One could make a case for posting it under the topic you mention, but I think your reaction, implying that we haven’t read other posts in here and that this post represents “a dangerous and unscientific practice” is quite unreasonable.

Kind regards,

Vegard

Kristian_Andersen · September 19, 2020, 4:22pm

I agree with you Vegard - this is a different topic. Bill’s topic is about the molecular mechanism of how SARS-CoV-2 gained its furin cleavage site, whereas this thread is about the authenticity of SARS-like CoV genomes that have been the focus of a lot of conspiracy theories lately.

Entirely justifies a separate thread and thanks for your great analysis!

I actually have the pangolin and other bat CoVs assembled as well - I’ll follow up with a short update later today (like RaTG13, they’re all fine - in case there was ever any questions about that).

v.eldholm · September 19, 2020, 4:24pm

That’s cool, looking forward to it!

giorgio.matassi · September 19, 2020, 6:02pm

“Dangerous and unscientific practice” was bad wording on my side.

I still think all the threads I mentioned are linked tough. If you feel like keeping data scattered, go ahead.

Best,

Giorgio

gawbul · September 19, 2020, 7:46pm

I concur and second the thanks for a great thread and thorough analysis.

Also looking forward to seeing data on the pangolin and other bat CoVs.
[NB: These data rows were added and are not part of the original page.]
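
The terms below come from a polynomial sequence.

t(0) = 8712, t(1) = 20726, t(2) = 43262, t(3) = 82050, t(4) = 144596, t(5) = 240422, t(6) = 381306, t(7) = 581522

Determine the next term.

858080

Δ: 12014, 22536, 38788, 62546, 95826, 140884, 200216
Δ²: 10522, 16252, 23758, 33280, 45058, 59332
Δ³: 5730, 7506, 9522, 11778, 14274
Δ⁴: 1776, 2016, 2256, 2496
Δ⁵: 240, 240, 240
Constant fifth difference = 240, so extend:
2496 + 240 = 2736;  14274 + 2736 = 17010;  59332 + 17010 = 76342;  200216 + 76342 = 276558;  581522 + 276558 = 858080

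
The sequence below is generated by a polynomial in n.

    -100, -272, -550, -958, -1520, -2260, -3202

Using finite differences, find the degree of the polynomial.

3

D1: -172, -278, -408, -562, -740, -942
D2: -106, -130, -154, -178, -202
D3: -24, -24, -24, -24
The third differences are constant, so the polynomial has degree 3.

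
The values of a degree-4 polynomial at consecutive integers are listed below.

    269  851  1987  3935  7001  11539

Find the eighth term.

First differences: 582 , 1136 , 1948 , 3066 , 4538
Second differences: 554 , 812 , 1118 , 1472
Third differences: 258 , 306 , 354
Fourth differences: 48 , 48
Fourth differences constant at 48.
354 + 48 = 402;  1472 + 402 = 1874;  4538 + 1874 = 6412;  11539 + 6412 = 17951
402 + 48 = 450;  1874 + 450 = 2324;  6412 + 2324 = 8736;  17951 + 8736 = 26687

26687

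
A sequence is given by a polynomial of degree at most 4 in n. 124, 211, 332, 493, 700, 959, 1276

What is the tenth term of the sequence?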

Keep up the fantastic work!

Kristian_Andersen · September 19, 2020, 8:54pm

To further investigate the authenticity of recent pangolin and bat SARS-like coronaviruses, I downloaded all the raw data and assembled all the genomes using bwa mem. All the genomes assembled according to what had been described in the various papers and important features like the receptor binding domains were fully resolved (see figure - RBD highlighted with a green bar under the coverage plot).

Samples

Name	Reference	Type	Study	PMID	BioProject	reads
MP789	EPI_ISL_412860	pangolin	Li et al	31652964	PRJNA573298	SRR10168377 SRR10168378
Pangolin-CoV	EPI_ISL_410721	pangolin	Xiao et al	32380510	PRJNA607174	SRR11119759 SRR11119762 SRR11119765 SRR11119766 SRR11119767 SRR12053850
RmYN02	EPI_ISL_412977	bat	Zhou et al	32416074	PRJNA656060	SRR12432009 SRR12464727
RmYN01	EPI_ISL_412976	bat	Zhou et al	32416074	NMDC1001304	did not download because of slow speeds
P1E	EPI_ISL_410539	pangolin	Lam et al	32218527	PRJNA606875	SRR11093266
P2S	EPI_ISL_410544	pangolin	Lam et al	32218527	PRJNA606875	SRR11093265
P2V	EPI_ISL_410542	pangolin	Lam et al	32218527	PRJNA606875	SRR11093271
P3B	EPI_ISL_410543	pangolin	Lam et al	32218527	PRJNA606875	SRR11093270
P4L	EPI_ISL_410538	pangolin	Lam et al	32218527	PRJNA606875	SRR11093269
P5E	EPI_ISL_410541	pangolin	Lam et al	32218527	PRJNA606875	SRR11093268
P5L	EPI_ISL_410540	pangolin	Lam et al	32218527	PRJNA606875	SRR11093267
RaTG13	EPI_ISL_402131	bat	Zhou et al	32015507	PRJNA606165	SRR11085797 SRR11806578

Data
Fastq files for each sample were downloaded directly from ENA as single-read data. Consensus genomes were downloaded directly from NCBI and used as reference sequences for genome assembly.

Methods
Sequencing data was uncompressed and aligned in single-read mode to each relevant reference genome using bwa mem with default settings and saved as an aligned bam file using samtools:

gunzip -cd {input_reads.gz} | bwa mem -t 8 {reference.fasta} /dev/stdin | samtools view -q 1 > {output.bam}

Data
All relevant data - including assembled bam files and high resolution coverage plots - can be downloaded from our Google Cloud repo and via our project page.